Por sua vez, grande parte dos médicos formados não se interessa por trabalhar
no interior por falta de infraestrutura, mesmo quando muito bem pagos em
relação às demais categorias profissionais. Não só infraestrutura para o
exercício da profissão, que tem sido uma calamidade, salvo exceções, mas
igualmente infraestrutura de vida para si e sua família. Ou seja, o governo se
preocupa com o número de médicos disponíveis, porém, não investe na qualidade
da infraestrutura disponibilizada aos mesmos para que tratem dos doentes e
atuem preventivamente. Para se ter uma ideia, o Brasil ainda ocupa a 72ª
posição mundial em termos de despesas de saúde por indivíduo. O investimento
público brasileiro destina à saúde apenas US$ 317,00 anuais por indivíduo, ou
seja, 40% menos do que a média mundial (cf.
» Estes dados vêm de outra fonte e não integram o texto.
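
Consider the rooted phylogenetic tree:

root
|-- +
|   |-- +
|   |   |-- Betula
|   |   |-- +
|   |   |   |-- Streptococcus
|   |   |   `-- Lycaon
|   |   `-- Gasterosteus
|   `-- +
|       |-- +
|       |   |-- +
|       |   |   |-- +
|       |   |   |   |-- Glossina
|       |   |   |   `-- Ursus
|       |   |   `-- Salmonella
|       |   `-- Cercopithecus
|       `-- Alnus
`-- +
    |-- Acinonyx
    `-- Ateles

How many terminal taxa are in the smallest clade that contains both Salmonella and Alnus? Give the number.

5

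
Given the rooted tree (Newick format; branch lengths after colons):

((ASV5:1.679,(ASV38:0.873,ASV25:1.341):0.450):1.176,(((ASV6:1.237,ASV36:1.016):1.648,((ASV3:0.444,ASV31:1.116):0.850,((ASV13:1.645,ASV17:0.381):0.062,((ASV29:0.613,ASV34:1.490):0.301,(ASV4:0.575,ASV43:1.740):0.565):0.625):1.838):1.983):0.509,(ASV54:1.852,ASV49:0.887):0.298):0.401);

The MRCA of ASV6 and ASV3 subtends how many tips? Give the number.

The MRCA of ASV6 and ASV3 is the node subtending ((ASV6,ASV36),((ASV3,ASV31),((ASV13,ASV17),((ASV29,ASV34),(ASV4,ASV43))))).
That clade contains 10 terminal taxa: ASV13, ASV17, ASV29, ASV3, ASV31, ASV34, ASV36, ASV4, ASV43, ASV6.

10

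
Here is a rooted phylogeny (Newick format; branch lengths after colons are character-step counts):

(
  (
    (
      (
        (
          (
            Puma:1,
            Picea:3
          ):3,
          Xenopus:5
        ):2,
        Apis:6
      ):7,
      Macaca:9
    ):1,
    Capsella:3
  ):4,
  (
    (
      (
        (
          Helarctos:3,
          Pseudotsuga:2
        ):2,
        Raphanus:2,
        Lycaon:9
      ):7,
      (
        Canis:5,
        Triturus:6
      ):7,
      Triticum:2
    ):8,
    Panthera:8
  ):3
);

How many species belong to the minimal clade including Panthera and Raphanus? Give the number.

8

The MRCA of Panthera and Raphanus is the node subtending ((((Helarctos,Pseudotsuga),Raphanus,Lycaon),(Canis,Triturus),Triticum),Panthera).
That clade contains 8 terminal taxa: Canis, Helarctos, Lycaon, Panthera, Pseudotsuga, Raphanus, Triticum, Triturus.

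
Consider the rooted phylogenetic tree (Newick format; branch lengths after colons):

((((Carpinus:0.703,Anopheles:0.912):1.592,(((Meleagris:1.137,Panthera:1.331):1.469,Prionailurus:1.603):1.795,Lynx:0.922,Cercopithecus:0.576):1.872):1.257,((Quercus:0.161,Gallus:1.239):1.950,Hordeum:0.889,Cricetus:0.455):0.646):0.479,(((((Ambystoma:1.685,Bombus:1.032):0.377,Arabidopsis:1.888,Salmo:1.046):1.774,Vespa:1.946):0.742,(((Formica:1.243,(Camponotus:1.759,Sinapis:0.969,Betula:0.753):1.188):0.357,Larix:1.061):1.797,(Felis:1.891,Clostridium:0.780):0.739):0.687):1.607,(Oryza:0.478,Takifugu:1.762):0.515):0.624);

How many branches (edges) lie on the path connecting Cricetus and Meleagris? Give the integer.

The MRCA of Cricetus and Meleagris is the node subtending (((Carpinus,Anopheles),(((Meleagris,Panthera),Prionailurus),Lynx,Cercopithecus)),((Quercus,Gallus),Hordeum,Cricetus)).
From Cricetus up to that node: 2 branches. From Meleagris up to the same node: 5 branches. Total: 2 + 5 = 7.

7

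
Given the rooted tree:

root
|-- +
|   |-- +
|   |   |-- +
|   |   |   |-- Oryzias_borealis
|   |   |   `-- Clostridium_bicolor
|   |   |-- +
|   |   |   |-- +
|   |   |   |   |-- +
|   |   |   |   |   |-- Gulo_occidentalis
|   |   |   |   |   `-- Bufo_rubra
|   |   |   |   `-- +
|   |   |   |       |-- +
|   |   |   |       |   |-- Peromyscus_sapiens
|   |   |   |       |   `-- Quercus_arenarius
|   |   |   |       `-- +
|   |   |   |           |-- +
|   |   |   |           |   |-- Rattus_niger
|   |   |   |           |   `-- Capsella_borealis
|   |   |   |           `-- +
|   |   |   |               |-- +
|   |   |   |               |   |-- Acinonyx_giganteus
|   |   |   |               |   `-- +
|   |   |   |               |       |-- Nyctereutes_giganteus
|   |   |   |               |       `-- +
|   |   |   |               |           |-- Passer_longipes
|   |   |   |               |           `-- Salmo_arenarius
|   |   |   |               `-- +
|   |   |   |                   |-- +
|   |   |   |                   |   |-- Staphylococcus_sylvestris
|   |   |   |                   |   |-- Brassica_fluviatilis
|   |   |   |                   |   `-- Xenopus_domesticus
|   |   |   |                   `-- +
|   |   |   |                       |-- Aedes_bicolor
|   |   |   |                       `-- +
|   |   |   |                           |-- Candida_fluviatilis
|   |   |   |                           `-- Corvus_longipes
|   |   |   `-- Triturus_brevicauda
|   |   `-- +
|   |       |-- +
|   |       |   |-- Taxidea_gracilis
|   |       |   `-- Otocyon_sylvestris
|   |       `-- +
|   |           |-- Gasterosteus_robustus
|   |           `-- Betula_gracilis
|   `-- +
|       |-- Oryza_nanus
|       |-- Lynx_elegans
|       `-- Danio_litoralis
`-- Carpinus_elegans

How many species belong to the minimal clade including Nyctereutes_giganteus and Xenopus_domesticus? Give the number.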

OMS). E o governo, incompetente na
redução das despesas que sustentam a máquina pública, só vê saída no aumento de
impostos para solucionar o problema, quando a história do último imposto em
data para o caso (a CPMF) mostra que apenas 35% de sua arrecadação se destinava
realmente para a saúde pública brasileira. Portanto, a crise médica no Brasil
pode ser tudo, menos a falta de médicos para atender a população. Aliás, conforme
o jornal francês Le Monde, o Brasil já possui 2.399 médicos estrangeiros,
oriundos de 53 países segundo dados oficiais brasileiros. E a grande maioria também
concentrada nos grandes centros e nas regiões mais ricas do sul do país, pois
não há salário que pague a falta de infraestrutura para trabalhar e viver.